Almost Time

We are excited to announce that a new course, Timepieces, will be beginning next week. This course is going to be about building basically the same project, a native GUI clock app, with different libraries so we can compare them. We will first build very simple clocks with different packages, and then we’ll iterate on those to see how difficult or easy it is to customize our apps. Currently, we have lessons using fltkhs and gtk3 in the works, but we expect to try out a few more libraries down the road. We hope this will help bring some light to a really underhyped portion of Haskell’s ecosystem. We’ll be learning some cool things about topics like implicit parameters and STM along the way.

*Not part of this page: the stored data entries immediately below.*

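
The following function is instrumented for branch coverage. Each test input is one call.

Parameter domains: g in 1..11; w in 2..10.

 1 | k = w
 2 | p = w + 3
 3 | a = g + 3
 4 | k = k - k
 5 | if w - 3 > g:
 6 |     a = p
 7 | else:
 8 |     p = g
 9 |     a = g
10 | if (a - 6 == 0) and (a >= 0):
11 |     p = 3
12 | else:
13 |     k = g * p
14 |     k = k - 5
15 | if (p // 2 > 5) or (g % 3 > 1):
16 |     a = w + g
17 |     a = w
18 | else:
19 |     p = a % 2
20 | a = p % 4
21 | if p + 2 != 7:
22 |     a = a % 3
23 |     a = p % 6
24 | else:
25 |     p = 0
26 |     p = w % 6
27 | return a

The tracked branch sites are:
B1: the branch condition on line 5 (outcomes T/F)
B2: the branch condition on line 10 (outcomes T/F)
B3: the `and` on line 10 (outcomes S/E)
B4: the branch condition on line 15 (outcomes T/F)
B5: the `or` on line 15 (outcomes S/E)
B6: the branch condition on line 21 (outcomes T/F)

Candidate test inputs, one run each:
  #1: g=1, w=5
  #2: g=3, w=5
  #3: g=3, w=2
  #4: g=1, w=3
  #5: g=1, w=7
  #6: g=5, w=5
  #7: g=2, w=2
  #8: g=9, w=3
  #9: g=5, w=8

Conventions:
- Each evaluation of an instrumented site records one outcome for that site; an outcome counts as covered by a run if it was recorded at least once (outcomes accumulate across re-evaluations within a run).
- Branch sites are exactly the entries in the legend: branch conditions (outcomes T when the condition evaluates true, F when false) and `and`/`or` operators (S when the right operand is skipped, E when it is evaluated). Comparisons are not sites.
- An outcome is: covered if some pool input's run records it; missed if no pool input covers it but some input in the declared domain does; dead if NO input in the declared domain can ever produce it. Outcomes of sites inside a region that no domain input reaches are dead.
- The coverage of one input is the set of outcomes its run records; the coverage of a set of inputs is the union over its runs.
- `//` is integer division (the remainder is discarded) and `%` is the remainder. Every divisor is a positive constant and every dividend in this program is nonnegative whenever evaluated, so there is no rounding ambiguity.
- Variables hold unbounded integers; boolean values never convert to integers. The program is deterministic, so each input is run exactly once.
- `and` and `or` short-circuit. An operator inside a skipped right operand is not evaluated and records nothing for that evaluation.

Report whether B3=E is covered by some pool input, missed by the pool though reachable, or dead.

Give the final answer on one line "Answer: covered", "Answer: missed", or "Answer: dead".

no pool input records B3=E
but domain input (g=6, w=2) does record it -> reachable, so missed

Answer: missed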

For most of our courses, there is one main author, which we call the instructor, although we both edit and contribute to each other’s work. The Timepieces course will be the first one that alternates instructors. Next week, I’ll lead you through setting up the initial fltkhs app!

This week, we have released new lessons in the Functortown and Web Servers courses.

Ongoing courses

  • Writing Functortown lesson 3 was important to me because, while these particular instances (and non-instances!) of Functor are not as fundamental and important as the other ones we’ve covered, each tells us something important about Haskell’s Functor class – and its relationship to functors more generally. If you’ve ever wondered whether you could write an Either Functor that applied a function to the Left or why Set is clearly a functor but not a Functor, then this lesson will help answer your questions!

  • Web Servers lesson 8 is mostly an exercise for you, dear reader. First, we consider network I/O a little more and write a slowed down server, and then we get to construct some infinite strings.